Mr A. is still Mr A., his ideas are still X, Y, and Z, but I voted for him to be mayor for 4 years, not 8. Had I known it would be 8 years, I may have voted differently. I don't want the word to be put in my mouth that "yes, the reasoning behind my 2017 vote is in line with the 2019 change".
This is not really a feature-request (though I'd welcome it!) because I think it's technically too hard to track and implement. I'm rather looking for input on does me changing my upvote habits because of
this change the quality I now deem the question to meet, with a new "feel" upon voting, means I am now prioritizing the user instead of the content? (I don't think so, but maybe I'm missing something) as well as pointing out (again) that voting is a kind of contract, it engaged you (even if it's anonymous), and retroactively changing any effect of this contract should put it eligible for retraction. Should we be allowed to change our previous votes, in regard of the new philosophy of upvotes?
As I commented on the answers below, I'm afraid I didn't word the question clearly enough. I'm not concerned by "having given someone 5 more points". I'm concerned about the comparative threshold above which I'll upvote. While we have guidelines for votes, they're votes: part of them remain tied to a feeling; at least the "useful" upvote indicator seems to be ("not only it's a clear, on-topic question, it's a question I feel is useful").
In the long run, questions that I now upvote may not actually have more value than previous ones, but they will certainly feel that way.
Now that questions are now to be considered of the same value for the site as answers (which I'd say are always more useful to the site), that feeling part has evolved and I'll judge questions and answers the same way. Thus, the past voting that is attributed to me was not cast with said feeling.
I have difficulty (if that's not obvious) of conveying that what's making me uneasy is not the increase in rep.

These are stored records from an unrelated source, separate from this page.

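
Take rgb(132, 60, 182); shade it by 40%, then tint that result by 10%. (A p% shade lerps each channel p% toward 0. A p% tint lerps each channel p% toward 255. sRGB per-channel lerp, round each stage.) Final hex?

Per channel, c → c + 0.4(0 − c):
  R: 132 + 0.4×(0−132) = 132 − 52.8 = 79.2 → 79
  G: 60 + 0.4×(0−60) = 60 − 24 = 36 → 36
  B: 182 + 0.4×(0−182) = 182 − 72.8 = 109.2 → 109
After the shade: rgb(79, 36, 109) = #4F246D.
A 10% tint moves each channel 10% toward 255:
  R: 79 + 17.6 = 96.6 → 97
  G: 36 + 0.1×(255−36) = 36 + 21.9 = 57.9 → 58
  B: 109 + 0.1×(255−109) = 109 + 14.6 = 123.6 → 124
rgb(97, 58, 124) = #613A7C.

#613A7C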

Thanks to Jon Ericson's comment I'm getting closer to manage to word it right: it's saying I voted for something while changing this voting's parameters. Had this been always only designated as a score I don't think I'd have reacted the same.

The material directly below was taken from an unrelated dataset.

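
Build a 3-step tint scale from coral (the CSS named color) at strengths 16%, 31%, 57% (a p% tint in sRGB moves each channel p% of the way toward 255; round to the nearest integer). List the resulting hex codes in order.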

I realized I'd have felt the same way if the rep change was halved, or if it displayed posts I'd upvoted with a green background, or really any kind of (not a specific) side effect. Words matter - voting, for me, has an especially important meaning; so I reckon this is a me problem, not a SE problem. As this wasn't obvious to me, and possibly to others with the same wiring, at first, I think this post can serve to put words on it.